Spectropolarimetry of the Type Ic Supernova SN 2002ap in M74: More Evidence for Asymmetric Core Collapse

Abstract

High-quality spectropolarimetry (range 417-860 nm; spectral resolution 1.27 nm with 0.265 nm pixel-1) of SN 2002ap was obtained with the ESO Very Large Telescope Melipal (+FORS1) at three epochs that correspond to -6, -2, +1, and +3 days for a V maximum of 2002 February 9. The polarization spectra show three distinct broad (~100 nm) features at ~400, 550, and 750 nm that evolve in shape, amplitude, and orientation in the Q-U plane. The continuum polarization grows from nearly zero to ~0.5%. The 750 nm feature is polarized at a level ≳1%. We identify the 550 and 750 nm features as Na I D and O I 777.4 nm moving at about 20,000 km s-1. The blue feature may be Fe II. The position angle of the continuum is ~83°, and that of the O I line is ~133°. This indicates that the 56Ni that provides the continuum luminosity is distributed with a systematically different geometry than that of the fast-moving outer oxygen structure.
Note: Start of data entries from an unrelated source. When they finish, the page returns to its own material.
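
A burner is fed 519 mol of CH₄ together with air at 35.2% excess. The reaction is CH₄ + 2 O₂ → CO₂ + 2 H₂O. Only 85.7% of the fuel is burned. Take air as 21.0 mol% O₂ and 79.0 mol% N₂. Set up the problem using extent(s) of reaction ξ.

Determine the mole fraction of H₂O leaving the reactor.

Stoichiometric O₂ = 2 × 519 = 1038 mol; O₂ fed = 1038 × 1.352 = 1403 mol.
N₂ fed = 1403 × 79/21 = 5279 mol.
Fuel reacted = 0.857 × 519 → ξ = 444.8 mol.
Outlet (n = n₀ + ν ξ):
  CH₄: 519 − 1(444.8) = 74.22
  O₂: 1403 − 2(444.8) = 513.8
  N₂: 5279 (inert)
  CO₂: 0 + 1(444.8) = 444.8
  H₂O: 0 + 2(444.8) = 889.6
Total out = 7202 mol; y_H₂O = 889.6 / 7202 = 0.1235.

0.124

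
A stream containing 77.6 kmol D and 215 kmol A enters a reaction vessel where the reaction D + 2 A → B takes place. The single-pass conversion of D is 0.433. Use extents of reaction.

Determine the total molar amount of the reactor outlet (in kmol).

225 kmol

D reacted = 0.433 × 77.6 = 33.6 kmol; ν_D = −1, so ξ = 33.6/1 = 33.6 kmol.
Outlet amounts (n = n₀ + ν ξ):
  D: 77.6 − 1(33.6) = 44
  A: 215 − 2(33.6) = 147.8
  B: 0 + 1(33.6) = 33.6
Total out = 44 + 147.8 + 33.6 = 225.4 kmol.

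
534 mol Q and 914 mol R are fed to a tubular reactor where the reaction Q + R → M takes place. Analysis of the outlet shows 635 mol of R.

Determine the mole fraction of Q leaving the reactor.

0.218

For R: n = n₀ − 1ξ → 635 = 914 − 1ξ, giving ξ = 279 mol.
Outlet amounts (n = n₀ + ν ξ):
  Q: 534 − 1(279) = 255
  R: 914 − 1(279) = 635
  M: 0 + 1(279) = 279
Total out = 1169 mol; y_Q = 255 / 1169 = 0.2181.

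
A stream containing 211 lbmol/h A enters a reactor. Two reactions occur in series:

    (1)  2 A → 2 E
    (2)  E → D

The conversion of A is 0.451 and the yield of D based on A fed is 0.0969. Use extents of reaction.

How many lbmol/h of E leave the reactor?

Conversion of A: A consumed = 2ξ₁ = 0.451 × 211 → ξ₁ = 47.58 lbmol/h.
Yield of D: 1ξ₂ / 211 = 0.0969 → ξ₂ = 20.45 lbmol/h.
Outlet amounts (n = n₀ + Σ ν·ξ):
  A: 211 − 2(47.58) = 115.8
  E: 0 + 2(47.58) − 1(20.45) = 74.72
  D: 0 + 1(20.45) = 20.45

74.7 lbmol/h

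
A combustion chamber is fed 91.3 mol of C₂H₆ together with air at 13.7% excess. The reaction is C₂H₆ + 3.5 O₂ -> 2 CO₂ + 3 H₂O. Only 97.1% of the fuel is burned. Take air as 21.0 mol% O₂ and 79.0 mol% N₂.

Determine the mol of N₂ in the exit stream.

Stoichiometric O₂ = 3.5 × 91.3 = 319.6 mol; O₂ fed = 319.6 × 1.137 = 363.3 mol.
N₂ fed = 363.3 × 79/21 = 1367 mol.
Fuel reacted = 0.971 × 91.3 → ξ = 88.65 mol.
Outlet (n = n₀ + ν ξ):
  C₂H₆: 91.3 − 1(88.65) = 2.648
  O₂: 363.3 − 3.5(88.65) = 53.05
  N₂: 1367 (inert)
  CO₂: 0 + 2(88.65) = 177.3
  H₂O: 0 + 3(88.65) = 266

1370 mol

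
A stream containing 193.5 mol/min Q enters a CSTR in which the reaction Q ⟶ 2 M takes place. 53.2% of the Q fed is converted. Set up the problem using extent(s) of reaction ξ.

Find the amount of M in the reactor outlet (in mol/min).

Q reacted = 0.532 × 193.5 = 102.9 mol/min; ν_Q = −1, so ξ = 102.9/1 = 102.9 mol/min.
Outlet amounts (n = n₀ + ν ξ):
  Q: 193.5 − 1(102.9) = 90.56
  M: 0 + 2(102.9) = 205.9

206 mol/min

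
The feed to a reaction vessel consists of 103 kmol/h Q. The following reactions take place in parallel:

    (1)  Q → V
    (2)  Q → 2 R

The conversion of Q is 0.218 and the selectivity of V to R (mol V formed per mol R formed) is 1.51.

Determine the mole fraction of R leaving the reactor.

0.103

Conversion of Q: Q consumed = 0.218 × 103 = 22.45 kmol/h = 1ξ₁ + 1ξ₂.
Selectivity: 1ξ₁ / (2ξ₂) = 1.51 → ξ₁ = 3.02 ξ₂.
Substitute: (1·3.02 + 1) ξ₂ = 22.45 → ξ₂ = 5.586 kmol/h, ξ₁ = 16.87 kmol/h.
Outlet amounts (n = n₀ + Σ ν·ξ):
  Q: 103 − 1(16.87) − 1(5.586) = 80.55
  V: 0 + 1(16.87) = 16.87
  R: 0 + 2(5.586) = 11.17
Total out = 108.6 kmol/h; y_R = 11.17 / 108.6 = 0.1029.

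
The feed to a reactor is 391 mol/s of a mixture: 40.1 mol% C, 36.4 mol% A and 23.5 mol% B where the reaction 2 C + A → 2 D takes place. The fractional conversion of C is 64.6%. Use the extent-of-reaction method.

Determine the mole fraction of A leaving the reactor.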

The lack of significant polarization prior to optical maximum indicates that the photosphere was not extremely highly distorted at early times but became more aspherical toward optical maximum. The structure is consistent with the impact of a bipolar flow from the core that has severely distorted, but is stopped within, the outer envelope of a carbon/oxygen core. The difference in position angle of the oxygen feature and the continuum demands a symmetry breaking that may be difficult to provide in a single-star model. This difference may be a clue to the binary nature of the progenitor. We conclude that the features that characterize SN 2002ap, specifically its high velocity, can be accounted for in an asymmetric model with a larger ejecta mass than SN 1994I such that the photosphere remains longer in higher velocity material. The characteristics of "hypernovae" may be the result of orientation effects in a mildly inhomogeneous set of progenitors, rather than requiring an excessive total energy or luminosity. In the analysis of asymmetric events with spherically symmetric models, it is probably advisable to refer to "isotropic equivalent" energy, luminosity, ejected mass, and nickel mass.